Engineering vice-president Benjamin Sloss wrote on Tuesday US time that the configuration change was meant to be pushed out to a small number of servers in a single region, but was incorrectly sent to a larger number across several neighbouring regions.
This caused those regions to to stop using more than half of their available network capacity.
Sunday's incident affected multiple services in Google Cloud, G Suite and YouTube.
As iTWire's David Williams explained at the time, "It seems one poor Google tech — who I suspect now has to bring in donuts for the rest of the office — accidentally added a single "/" to the list of bad sites, on a line all by its lonesome self.
"When Google's search results check for matches the solitary slash actually rings true for everything – every URL with a slash in it registered as malware according to this search term. The solution wasn't to reboot anything, it was to take out that little one liner from the bad sites register."
Of Sunday's screw-up, Sloss wrote: "The network traffic to/from those regions then tried to fit into the remaining network capacity, but it did not.
"The network became congested, and our networking systems correctly triaged the traffic overload and dropped larger, less latency-sensitive traffic in order to preserve smaller latency-sensitive traffic flows, much as urgent packages may be couriered by bicycle through even the worst traffic jam."
He said the issue was detected "within seconds" but took much longer to fix than the target of a few minutes.
"Once alerted, engineering teams quickly identified the cause of the network congestion, but the same network congestion which was creating service degradation also slowed the engineering teams’ ability to restore the correct configurations, prolonging the outage," Sloss said.
"The Google teams were keenly aware that every minute which passed represented another minute of user impact, and brought on additional help to parallelise restoration efforts."
As to the impact, Sloss said YouTube had seen a 2.5% drop in views for an hour, while Google Cloud Storage showed a 30% reduction in traffic. About 1% of Gmail users had experienced issues.
"With all services restored to normal operation, Google’s engineering teams are now conducting a thorough post-mortem to ensure we understand all the contributing factors to both the network capacity loss and the slow restoration," he said.
"We will then have a focused engineering sprint to ensure we have not only fixed the direct cause of the problem, but also guarded against the entire class of issues illustrated by this event."
But his statement about the end of the issue may be a little premature.

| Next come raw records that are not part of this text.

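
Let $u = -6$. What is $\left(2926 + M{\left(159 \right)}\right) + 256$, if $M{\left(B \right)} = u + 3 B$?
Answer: $3653$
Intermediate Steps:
$M{\left(B \right)} = -6 + 3 B$
$\left(2926 + M{\left(159 \right)}\right) + 256 = \left(2926 + \left(-6 + 3 \cdot 159\right)\right) + 256 = \left(2926 + \left(-6 + 477\right)\right) + 256 = \left(2926 + 471\right) + 256 = 3397 + 256 = 3653$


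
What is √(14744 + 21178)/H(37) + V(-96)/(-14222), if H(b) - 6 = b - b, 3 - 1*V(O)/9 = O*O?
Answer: 82917/14222 + √35922/6 ≈ 37.419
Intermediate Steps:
V(O) = 27 - 9*O² (V(O) = 27 - 9*O*O = 27 - 9*O²)
H(b) = 6 (H(b) = 6 + (b - b) = 6 + 0 = 6)
√(14744 + 21178)/H(37) + V(-96)/(-14222) = √(14744 + 21178)/6 + (27 - 9*(-96)²)/(-14222) = √35922*(⅙) + (27 - 9*9216)*(-1/14222) = √35922/6 + (27 - 82944)*(-1/14222) = √35922/6 - 82917*(-1/14222) = √35922/6 + 82917/14222 = 82917/14222 + √35922/6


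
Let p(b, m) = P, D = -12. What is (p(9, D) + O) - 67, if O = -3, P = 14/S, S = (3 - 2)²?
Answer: -56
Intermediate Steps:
S = 1 (S = 1² = 1)
P = 14 (P = 14/1 = 14*1 = 14)
p(b, m) = 14
(p(9, D) + O) - 67 = (14 - 3) - 67 = 11 - 67 = -56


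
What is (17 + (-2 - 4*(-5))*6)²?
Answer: 15625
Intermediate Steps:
(17 + (-2 - 4*(-5))*6)² = (17 + (-2 + 20)*6)² = (17 + 18*6)² = (17 + 108)² = 125² = 15625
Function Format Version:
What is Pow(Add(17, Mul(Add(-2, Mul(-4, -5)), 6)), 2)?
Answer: 15625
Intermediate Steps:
Pow(Add(17, Mul(Add(-2, Mul(-4, -5)), 6)), 2) = Pow(Add(17, Mul(Add(-2, 20), 6)), 2) = Pow(Add(17, Mul(18, 6)), 2) = Pow(Add(17, 108), 2) = Pow(125, 2) = 15625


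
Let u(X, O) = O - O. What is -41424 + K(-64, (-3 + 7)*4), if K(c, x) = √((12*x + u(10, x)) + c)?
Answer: -41424 + 8*√2 ≈ -41413.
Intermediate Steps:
u(X, O) = 0
K(c, x) = √(c + 12*x) (K(c, x) = √((12*x + 0) + c) = √(12*x + c) = √(c + 12*x))
-41424 + K(-64, (-3 + 7)*4) = -41424 + √(-64 + 12*((-3 + 7)*4)) = -41424 + √(-64 + 12*(4*4)) = -41424 + √(-64 + 12*16) = -41424 + √(-64 + 192) = -41424 + √128 = -41424 + 8*√2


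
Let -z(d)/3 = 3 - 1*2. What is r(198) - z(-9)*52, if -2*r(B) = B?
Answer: 57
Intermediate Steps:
z(d) = -3 (z(d) = -3*(3 - 1*2) = -3*(3 - 2) = -3*1 = -3)
r(B) = -B/2
r(198) - z(-9)*52 = -½*198 - (-3)*52 = -99 - 1*(-156) = -99 + 156 = 57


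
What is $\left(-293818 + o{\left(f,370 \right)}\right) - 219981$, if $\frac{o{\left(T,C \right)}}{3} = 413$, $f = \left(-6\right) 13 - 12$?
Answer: $-512560$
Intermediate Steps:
$f = -90$ ($f = -78 - 12 = -90$)
$o{\left(T,C \right)} = 1239$ ($o{\left(T,C \right)} = 3 \cdot 413 = 1239$)
$\left(-293818 + o{\left(f,370 \right)}\right) - 219981 = \left(-293818 + 1239\right) - 219981 = -292579 - 219981 = -512560$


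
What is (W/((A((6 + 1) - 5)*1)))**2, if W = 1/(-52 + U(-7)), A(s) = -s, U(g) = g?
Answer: 1/13924 ≈ 7.1818e-5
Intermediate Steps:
W = -1/59 (W = 1/(-52 - 7) = 1/(-59) = -1/59 ≈ -0.016949)
(W/((A((6 + 1) - 5)*1)))**2 = (-(-1/((6 + 1) - 5))/59)**2 = (-(-1/(7 - 5))/59)**2 = (-1/(59*(-1*2*1)))**2 = (-1/(59*((-2*1))))**2 = (-1/59/(-2))**2 = (-1/59*(-1/2))**2 = (1/118)**2 = 1/13924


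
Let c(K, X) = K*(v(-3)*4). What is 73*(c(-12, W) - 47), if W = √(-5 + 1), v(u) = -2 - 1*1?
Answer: 7081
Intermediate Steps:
v(u) = -3 (v(u) = -2 - 1 = -3)
W = 2*I (W = √(-4) = 2*I ≈ 2.0*I)
c(K, X) = -12*K (c(K, X) = K*(-3*4) = K*(-12) = -12*K)
73*(c(-12, W) - 47) = 73*(-12*(-12) - 47) = 73*(144 - 47) = 73*97 = 7081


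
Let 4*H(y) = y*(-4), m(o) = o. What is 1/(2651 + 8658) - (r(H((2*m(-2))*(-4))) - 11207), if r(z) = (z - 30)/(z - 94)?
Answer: 6970437913/621995 ≈ 11207.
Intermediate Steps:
H(y) = -y (H(y) = (y*(-4))/4 = (-4*y)/4 = -y)
r(z) = (-30 + z)/(-94 + z)
1/(2651 + 8658) - (r(H((2*m(-2))*(-4))) - 11207) = 1/(2651 + 8658) - ((-30 - 2*(-2)*(-4))/(-94 - 2*(-2)*(-4)) - 11207) = 1/11309 - ((-30 - (-4)*(-4))/(-94 - (-4)*(-4)) - 11207) = 1/11309 - ((-30 - 1*16)/(-94 - 1*16) - 11207) = 1/11309 - ((-30 - 16)/(-94 - 16) - 11207) = 1/11309 - (-46/(-110) - 11207) = 1/11309 - (-1/110*(-46) - 11207) = 1/11309 - (23/55 - 11207) = 1/11309 - 1*(-616362/55) = 1/11309 + 616362/55 = 6970437913/621995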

The Google Cloud status page has the following legend at the end: "We're investigating an issue with Google Compute Engine Persistent Disk in us-east4-b and us-east4-c. Affected customers may observe IO errors on Persistent Disks attached to instances and/or may fail to create PD snapshots in us-east4-b and us-east4-c.
"The issue should be resolved for majority of users and we expect a full resolution in the near future. We're waiting on our final changes to propagate. We will provide another status update by Tuesday, 2019-06-04 17:10 US/Pacific with current details." That update should be out at 10.10am AEST if it is on time.